Lying to Tell the Greater Truth in Your Writing

Richard Walter has shared some excellent advice for screenwriters on The Wrap which essentially boils down to one point: Lie.

He writes,

Art, Picasso tells us, is the lie that tells the greater truth.

Screenwriters need to learn how to lie through their teeth.

As a screenwriting educator and script doctor I have seen more scripts brought down by a writer’s wrongheaded devotion to some idealized, romanticized, self-conscious, narcissistic, pie-in-the-sky notion of The Truth.

During tutorial sessions with writers in UCLA’s Master of Fine Arts screenwriting program, I often find myself asking something like, “Why is this character hemming and hawing, starting and stopping, meandering, beating around the bush?”

The answer I often get is, “That’s the way people really talk.”

What’s wrong with the way people really talk?

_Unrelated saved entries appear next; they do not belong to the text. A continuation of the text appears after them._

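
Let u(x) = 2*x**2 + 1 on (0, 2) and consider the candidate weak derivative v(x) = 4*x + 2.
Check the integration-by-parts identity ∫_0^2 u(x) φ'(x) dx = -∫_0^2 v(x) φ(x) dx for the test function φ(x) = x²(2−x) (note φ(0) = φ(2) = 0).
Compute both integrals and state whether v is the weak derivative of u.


LHS = -32/5, RHS = -136/15. No, v is not the weak derivative of u.

u(x) = 2*x**2 + 1, classical derivative u'(x) = 4*x.
φ(x) = x²(2−x), so φ'(x) = x*(4 - 3*x).
Note φ(0) = φ(2) = 0, so the boundary term u·φ vanishes.
LHS = ∫_0^2 u(x) φ'(x) dx = ∫_0^2 (-6*x^4 + 8*x^3 - 3*x^2 + 4*x) dx. Term by term:
  ∫_0^2 -6*x^4 dx = -192/5;  ∫_0^2 8*x^3 dx = 32;  ∫_0^2 -3*x^2 dx = -8;
  ∫_0^2 4*x dx = 8.
Sum: -192/5 + 32 − 8 + 8 = -32/5.
So LHS = -32/5.
∫_0^2 v(x) φ(x) dx = ∫_0^2 (-4*x^4 + 6*x^3 + 4*x^2) dx. Term by term:
  ∫_0^2 -4*x^4 dx = -128/5;  ∫_0^2 6*x^3 dx = 24;  ∫_0^2 4*x^2 dx = 32/3.
Sum: -128/5 + 24 + 32/3 = 136/15.
So RHS = -∫_0^2 v(x) φ(x) dx = -136/15.
LHS − RHS = 8/3 ≠ 0, so the identity fails.
(For a valid weak derivative the identity must hold for EVERY test function, in particular this one. The failure shows v is NOT the weak derivative of u.)
Correct weak derivative would be u'(x) = 4*x.


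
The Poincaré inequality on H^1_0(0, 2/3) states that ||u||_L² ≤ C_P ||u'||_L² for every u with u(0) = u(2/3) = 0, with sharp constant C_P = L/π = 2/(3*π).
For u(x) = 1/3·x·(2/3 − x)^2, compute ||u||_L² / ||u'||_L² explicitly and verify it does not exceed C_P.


||u||_L² / ||u'||_L² = sqrt(14)/21 < C_P = 2/(3*π).

u(x) = 1/3·x·(2/3 − x)^2, so u'(x) = (3*x - 2)*(9*x - 2)/27.
u(x) = 1/3·x·(2/3 − x)^2 vanishes at x = 0 and x = 2/3, so u ∈ H^1_0(0, 2/3). Differentiate via the product rule and integrate the resulting polynomials term by term.
  ∫_0^2/3 u² dx = ∫_0^2/3 (x^6/9 - 8*x^5/27 + 8*x^4/27 - 32*x^3/243 + 16*x^2/729) dx. Term by term:
    ∫_0^2/3 x^6/9 dx = 128/137781;  ∫_0^2/3 -8*x^5/27 dx = -256/59049;  ∫_0^2/3 8*x^4/27 dx = 256/32805;
    ∫_0^2/3 -32*x^3/243 dx = -128/19683;  ∫_0^2/3 16*x^2/729 dx = 128/59049.
  Sum: 128/137781 − 256/59049 + 256/32805 − 128/19683 + 128/59049 = 128/2066715.
  ∫_0^2/3 (u')² dx = ∫_0^2/3 (x^4 - 16*x^3/9 + 88*x^2/81 - 64*x/243 + 16/729) dx. Term by term:
    ∫_0^2/3 x^4 dx = 32/1215;  ∫_0^2/3 -16*x^3/9 dx = -64/729;  ∫_0^2/3 88*x^2/81 dx = 704/6561;
    ∫_0^2/3 -64*x/243 dx = -128/2187;  ∫_0^2/3 16/729 dx = 32/2187.
  Sum: 32/1215 − 64/729 + 704/6561 − 128/2187 + 32/2187 = 64/32805.
∫_0^2/3 u² dx = 128/2066715, so ||u||_L² = 8*sqrt(70)/8505.
∫_0^2/3 (u')² dx = 64/32805, so ||u'||_L² = 8*sqrt(5)/405.
Ratio ||u||_L² / ||u'||_L² = sqrt(14)/21.
Sharp Poincaré constant on H^1_0(0, 2/3) is C_P = L/π = 2/(3*π), achieved by sin(3*π/2·x).
A polynomial bump cannot attain the sharp Poincaré constant (only the first sine eigenfunction does), so the ratio is strictly less than C_P, consistent with ||u||_L² ≤ C_P ||u'||_L².


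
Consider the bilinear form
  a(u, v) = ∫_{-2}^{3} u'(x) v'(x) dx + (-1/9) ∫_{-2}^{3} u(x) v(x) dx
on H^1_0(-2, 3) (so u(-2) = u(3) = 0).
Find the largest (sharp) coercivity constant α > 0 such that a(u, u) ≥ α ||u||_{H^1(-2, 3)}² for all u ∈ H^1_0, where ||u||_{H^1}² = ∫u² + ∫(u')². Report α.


α = (-25/9 + π^2)/(π^2 + 25)

Coercivity of a(·,·) on H^1_0(-2, 3) means a(u, u) ≥ α ||u||_{H^1}² for every u ∈ H^1_0.
The interval has length L = 5, and Poincaré/coercivity depend only on L. Here a(u, u) = ∫(u')² + (-1/9)·∫u².
Here c = -1/9 < 0 with |c| < (π/L)² = π^2/25, so coercivity still holds. The condition a(u,u) ≥ α||u||_{H^1}² reads (1−α)∫(u')² ≥ (α−c)∫u². Any admissible α is ≤ 1 (rapidly oscillating u have ∫u²/∫(u')² → 0), and α = 1 would force 0 ≥ (1−c)∫u², impossible since c < 1; so 1−α > 0. By the sharp Poincaré inequality on H^1_0 of an interval of length L, ∫(u')² ≥ (π/L)²∫u² with equality for the first sine mode sin(π(x−x₀)/L) (x₀ the left endpoint), so the inequality holds for all u iff (1−α)(π/L)² ≥ α − c, i.e. α ≤ ((π/L)² + c)/((π/L)² + 1) = (1 + c(L/π)²)/(1 + (L/π)²). (Direct route, valid since c ≤ 0: Poincaré gives c∫u² ≥ c(L/π)²∫(u')², so a(u,u) ≥ (1 + c(L/π)²)∫(u')², while ||u||_{H^1}² ≤ (1 + (L/π)²)∫(u')²; dividing yields the same α.) With (π/L)² = π^2/25 and c = -1/9, the largest admissible constant is α = ((π/L)² + c)/((π/L)² + 1).
Simplifying, α = (-25/9 + π^2)/(π^2 + 25).


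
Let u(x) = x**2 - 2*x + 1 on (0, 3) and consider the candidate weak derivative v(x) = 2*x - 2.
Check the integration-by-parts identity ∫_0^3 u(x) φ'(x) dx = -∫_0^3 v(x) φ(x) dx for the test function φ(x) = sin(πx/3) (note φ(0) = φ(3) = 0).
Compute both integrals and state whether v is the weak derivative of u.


LHS = -6/π, RHS = -6/π. Yes, v = u' weakly.

u(x) = x**2 - 2*x + 1, classical derivative u'(x) = 2*x - 2.
φ(x) = sin(πx/3), so φ'(x) = π*cos(π*x/3)/3.
Note φ(0) = φ(3) = 0, so the boundary term u·φ vanishes.
LHS = ∫_0^3 u(x) φ'(x) dx = ∫_0^3 (π*x^2*cos(π*x/3)/3 - 2*π*x*cos(π*x/3)/3 + π*cos(π*x/3)/3) dx. Term by term:
  ∫_0^3 π*cos(π*x/3)/3 dx = 0;  ∫_0^3 -2*π*x*cos(π*x/3)/3 dx = 12/π;  ∫_0^3 π*x^2*cos(π*x/3)/3 dx = -18/π.
Sum: 0 + 12/π − 18/π = -6/π.
So LHS = -6/π.
∫_0^3 v(x) φ(x) dx = ∫_0^3 (2*x*sin(π*x/3) - 2*sin(π*x/3)) dx. Term by term:
  ∫_0^3 -2*sin(π*x/3) dx = -12/π;  ∫_0^3 2*x*sin(π*x/3) dx = 18/π.
Sum: -12/π + 18/π = 6/π.
So RHS = -∫_0^3 v(x) φ(x) dx = -6/π.
LHS = RHS, so the identity holds for this test φ.
Moreover u is smooth here and v(x) = u'(x) = 2*x - 2 pointwise, so the identity holds for every test function. Hence v is the weak derivative of u.


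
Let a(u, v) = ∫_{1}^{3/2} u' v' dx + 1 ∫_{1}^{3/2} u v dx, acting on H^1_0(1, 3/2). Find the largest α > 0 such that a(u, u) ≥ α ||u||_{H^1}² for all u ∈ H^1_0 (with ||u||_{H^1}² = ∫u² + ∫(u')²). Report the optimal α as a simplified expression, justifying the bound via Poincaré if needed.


α = 1

Coercivity of a(·,·) on H^1_0(1, 3/2) means a(u, u) ≥ α ||u||_{H^1}² for every u ∈ H^1_0.
The interval has length L = 1/2, and Poincaré/coercivity depend only on L. Here a(u, u) = ∫(u')² + (1)·∫u².
Here c = 1 ≥ 1, so a(u,u) = ∫(u')² + c∫u² ≥ ∫(u')² + ∫u² = ||u||_{H^1}², i.e. α = 1 works. No larger α is possible: a(u,u) ≥ α||u||_{H^1}² means (1−α)∫(u')² ≥ (α−c)∫u², and for the modes u_n = sin(nπ(x−x₀)/L) (x₀ the left endpoint) one has ∫u_n²/∫(u_n')² = (L/(nπ))² → 0, so a(u_n,u_n)/||u_n||_{H^1}² → 1. Hence the optimal constant is α = 1.
Therefore α = 1.


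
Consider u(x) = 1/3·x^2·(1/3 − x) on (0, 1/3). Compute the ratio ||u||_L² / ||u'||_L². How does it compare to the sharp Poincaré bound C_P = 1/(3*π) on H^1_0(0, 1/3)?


||u||_L² / ||u'||_L² = sqrt(14)/42 < C_P = 1/(3*π).

u(x) = 1/3·x^2·(1/3 − x), so u'(x) = x*(2 - 9*x)/9.
u(x) = 1/3·x^2·(1/3 − x) vanishes at x = 0 and x = 1/3, so u ∈ H^1_0(0, 1/3). Differentiate via the product rule and integrate the resulting polynomials term by term.
  ∫_0^1/3 u² dx = ∫_0^1/3 (x^6/9 - 2*x^5/27 + x^4/81) dx. Term by term:
    ∫_0^1/3 x^6/9 dx = 1/137781;  ∫_0^1/3 -2*x^5/27 dx = -1/59049;  ∫_0^1/3 x^4/81 dx = 1/98415.
  Sum: 1/137781 − 1/59049 + 1/98415 = 1/2066715.
  ∫_0^1/3 (u')² dx = ∫_0^1/3 (x^4 - 4*x^3/9 + 4*x^2/81) dx. Term by term:
    ∫_0^1/3 x^4 dx = 1/1215;  ∫_0^1/3 -4*x^3/9 dx = -1/729;  ∫_0^1/3 4*x^2/81 dx = 4/6561.
  Sum: 1/1215 − 1/729 + 4/6561 = 2/32805.
∫_0^1/3 u² dx = 1/2066715, so ||u||_L² = sqrt(35)/8505.
∫_0^1/3 (u')² dx = 2/32805, so ||u'||_L² = sqrt(10)/405.
Ratio ||u||_L² / ||u'||_L² = sqrt(14)/42.
Sharp Poincaré constant on H^1_0(0, 1/3) is C_P = L/π = 1/(3*π), achieved by sin(3*π·x).
A polynomial bump cannot attain the sharp Poincaré constant (only the first sine eigenfunction does), so the ratio is strictly less than C_P, consistent with ||u||_L² ≤ C_P ||u'||_L².


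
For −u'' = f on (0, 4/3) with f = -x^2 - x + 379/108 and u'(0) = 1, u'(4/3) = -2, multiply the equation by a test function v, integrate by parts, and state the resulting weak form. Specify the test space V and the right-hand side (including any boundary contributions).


V = H^1(0, 4/3) (v unrestricted at boundary; u is determined up to an additive constant); weak form: ∫_0^4/3 u'v' dx = ∫_0^4/3 (-x^2 - x + 379/108) v dx − 2·v(4/3) − v(0) for all v ∈ V.

Multiply both sides by a test function v and integrate from 0 to 4/3:
  ∫_0^4/3 −u''(x) v(x) dx = ∫_0^4/3 f(x) v(x) dx.
Integrate the LHS by parts once:
  ∫_0^4/3 −u'' v dx = −[u'(x) v(x)]_0^4/3 + ∫_0^4/3 u'(x) v'(x) dx.
Thus ∫_0^4/3 u'(x) v'(x) dx = ∫_0^4/3 f(x) v(x) dx + [u'(x) v(x)]_0^4/3.
Choose V so that boundary terms are either known or forced to vanish.
u has inhomogeneous Neumann u'(0) = 1, u'(4/3) = -2. [u' v]_0^4/3 = (-2)·v(4/3) − (1)·v(0) = − 2·v(4/3) − v(0). Take V = H^1(0, 4/3); boundary term becomes part of RHS.
Weak formulation: find u (satisfying any essential BC) such that ∫_0^4/3 u'(x) v'(x) dx = ∫_0^4/3 f v dx − 2·v(4/3) − v(0) for all v ∈ V (Neumann data are natural BCs: they enter the RHS as boundary terms).
Substituting f(x) = -x^2 - x + 379/108, the right-hand side is ∫_0^4/3 (-x^2 - x + 379/108) v dx − 2·v(4/3) − v(0).
Compatibility check (pure Neumann): taking v ≡ 1 ∈ V gives 0 = ∫_0^4/3 f dx + (-2) − (1), i.e. ∫_0^4/3 f dx must equal u'(0) − u'(4/3) = 3. Indeed ∫_0^4/3 (-x^2 - x + 379/108) dx = 3, so the data are compatible. The solution is then unique only up to an additive constant (fix it e.g. by requiring ∫_0^4/3 u dx = 0).


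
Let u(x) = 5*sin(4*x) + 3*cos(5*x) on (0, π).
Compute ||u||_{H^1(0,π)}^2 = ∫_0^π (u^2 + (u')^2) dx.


||u||_{H^1(0,π)}^2 = -2080/3 + 659*π/2

u'(x) = -15*sin(5*x) + 20*cos(4*x).
Expand u² and (u')² and integrate term by term on (0, π), using: for integers n ≥ 1, ∫_0^π sin²(nx) dx = ∫_0^π cos²(nx) dx = π/2; for n ≠ n', ∫_0^π sin(nx)sin(n'x) dx = ∫_0^π cos(nx)cos(n'x) dx = 0; and by product-to-sum, ∫_0^π sin(nx)cos(n'x) dx = ½∫_0^π [sin((n+n')x) + sin((n−n')x)] dx, which is 0 when n+n' is even and 2n/(n²−n'²) when n+n' is odd (it need not vanish on (0, π)).
  u² squared terms: (3)²·∫cos(5x)² dx = 9·π/2 = 9*π/2;  (5)²·∫sin(4x)² dx = 25·π/2 = 25*π/2.
  u² cross terms: 2·(3)·(5)·∫cos(5x)·sin(4x) dx = 30·(-8/9) = -80/3.
  So ∫_0^π u² dx = 9*π/2 + 25*π/2 − 80/3 = -80/3 + 17*π.
  (u')² squared terms: (-15)²·∫sin(5x)² dx = 225·π/2 = 225*π/2;  (20)²·∫cos(4x)² dx = 400·π/2 = 200*π.
  (u')² cross terms: 2·(-15)·(20)·∫sin(5x)·cos(4x) dx = -600·(10/9) = -2000/3.
  So ∫_0^π (u')² dx = 225*π/2 + 200*π − 2000/3 = -2000/3 + 625*π/2.
||u||_{H^1}^2 = (-80/3 + 17*π) + (-2000/3 + 625*π/2) = -2080/3 + 659*π/2.


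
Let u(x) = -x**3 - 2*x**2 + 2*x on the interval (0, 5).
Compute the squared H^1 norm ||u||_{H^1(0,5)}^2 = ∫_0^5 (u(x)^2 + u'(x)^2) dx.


||u||_{H^1}^2 = 208990/7

The H^1 norm (squared) on an interval (0, L) is
  ||u||_{H^1}^2 = ∫_0^L u(x)^2 dx + ∫_0^L u'(x)^2 dx.
Compute u'(x) = -3*x**2 - 4*x + 2.
Then u(x)^2 = x**6 + 4*x**5 - 8*x**3 + 4*x**2 and u'(x)^2 = 9*x**4 + 24*x**3 + 4*x**2 - 16*x + 4.
Integrate each monomial from 0 to 5 using ∫_0^5 c·x^n dx = c·5^(n+1)/(n+1):
  ∫_0^5 u(x)^2 dx = ∫_0^5 (x^6 + 4*x^5 - 8*x^3 + 4*x^2) dx. Term by term:
    ∫_0^5 x^6 dx = 78125/7;  ∫_0^5 4*x^5 dx = 31250/3;  ∫_0^5 -8*x^3 dx = -1250;
    ∫_0^5 4*x^2 dx = 500/3.
  Sum: 78125/7 + 31250/3 − 1250 + 500/3 = 430375/21.
  ∫_0^5 u'(x)^2 dx = ∫_0^5 (9*x^4 + 24*x^3 + 4*x^2 - 16*x + 4) dx. Term by term:
    ∫_0^5 9*x^4 dx = 5625;  ∫_0^5 24*x^3 dx = 3750;  ∫_0^5 4*x^2 dx = 500/3;
    ∫_0^5 -16*x dx = -200;  ∫_0^5 4 dx = 20.
  Sum: 5625 + 3750 + 500/3 − 200 + 20 = 28085/3.
Adding: ||u||_{H^1}^2 = 430375/21 + 28085/3 = 208990/7.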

Two things. First, the way people really talk is available for free in the street. Nobody has to hire a babysitter, drive to a theater and poke around (and pay) for a parking place, not to mention buying a ticket.

Worse still, the way people really talk is boring. “Hi, how you doing?” “Pretty good. You?” “Not too bad.” “That’s nice.” “Is it hot enough for you today?” “I sure hope this heat wave quits soon.” “I’ve got to get over to the market for a quart of milk.” “My mother went to New Jersey yesterday.”

The greatest crime any artist can commit is to be boring.